Het is gebruikelijk om verschillende groepen organismen te onderscheiden op basis van hun vermogen om energie te absorberen en om te zetten binnen elke biogeocenose.
- Producenten zijn datdie organische stof produceert uit anorganische componenten. Dit zijn groene planten en sommige soorten bacteriën. Hun manier om energie te absorberen is autotroof, ze absorberen direct zonnestraling.
- Consumenten of biofagen - degenen die kant-en-klaar organisch materiaal consumeren door levende wezens te eten. Dit zijn carnivoren, insecten, sommige planten. Dit omvat ook herbivoren.
- Saprotrofen zijn organismen die in staat zijn om organisch materiaal af te breken en zo voedingsstoffen te consumeren. Dat wil zeggen, ze voeden zich met de dode resten van planten en dieren.
Uiteraard bevinden alle deelnemers aan het systeem zich in een onderling afhankelijke positie. Zonder planten zullen herbivoren geen voedsel kunnen krijgen en zonder hen zullen roofdieren sterven. Saprofagen zullen de verbindingen niet verwerken, de hoeveelheid van de benodigde anorganische verbindingen zal niet worden hersteld. Al deze relaties worden voedselketens genoemd. In grote gemeenschappen worden ketens netwerken, vormen piramiden. De studie van kwesties die verband houden met trofische interacties is de wetenschap van ecologie.
De rol van de mens bij het beïnvloeden van ecosystemen
Er wordt vandaag veel over gepraat. Eindelijk heeft de mens de volledige omvang ingezien van de schade die de afgelopen 200 jaar aan het ecosysteem is toegebracht. De gevolgen van dergelijk gedrag zijn duidelijk geworden: zure regen, het broeikaseffect, de opwarming van de aarde, de vermindering van de zoetwatervoorziening, de verarming van de bodem, de vermindering van bosgebieden, enzovoort. Je kunt oneindig lang op problemen wijzen, want het zijn er enorm veel.

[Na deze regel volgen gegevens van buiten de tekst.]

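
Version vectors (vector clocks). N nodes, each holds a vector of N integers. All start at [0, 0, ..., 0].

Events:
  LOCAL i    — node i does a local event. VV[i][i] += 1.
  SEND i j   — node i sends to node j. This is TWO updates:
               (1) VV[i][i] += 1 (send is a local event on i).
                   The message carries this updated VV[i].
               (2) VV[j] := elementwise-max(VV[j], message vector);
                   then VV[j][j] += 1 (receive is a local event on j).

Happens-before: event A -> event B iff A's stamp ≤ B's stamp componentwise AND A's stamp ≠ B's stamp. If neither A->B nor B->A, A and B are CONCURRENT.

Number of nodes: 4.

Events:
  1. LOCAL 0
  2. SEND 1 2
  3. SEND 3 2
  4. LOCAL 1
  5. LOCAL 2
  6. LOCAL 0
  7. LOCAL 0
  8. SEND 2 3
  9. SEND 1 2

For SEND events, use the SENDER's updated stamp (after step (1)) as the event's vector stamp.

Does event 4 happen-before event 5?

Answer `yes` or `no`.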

Dit alles is precies de rol die de mens heeft gespeeld en nog steeds speelt in het ecosysteem. Massale verstedelijking, industrialisatie, de ontwikkeling van technologie, verkenning van de ruimte en andere menselijke activiteiten leiden niet alleen tot de complicatie van de toestand van levenloze natuur, maar ook tot uitsterven en een afname van de biomassa van de planeet.
Elk ecosysteem heeft menselijke bescherming nodig, vooral vandaag. Daarom is het de taak van ieder van ons om haar te ondersteunen. Dit vereist niet veel - op overheidsniveau worden methoden ontwikkeld om de natuur te beschermen, gewone mensen moeten zich alleen houden aan de vastgestelde regels en proberen ecosystemen intact te houden, zonder een overmatige hoeveelheid verschillende stoffen en elementen in hun samenstelling te introduceren.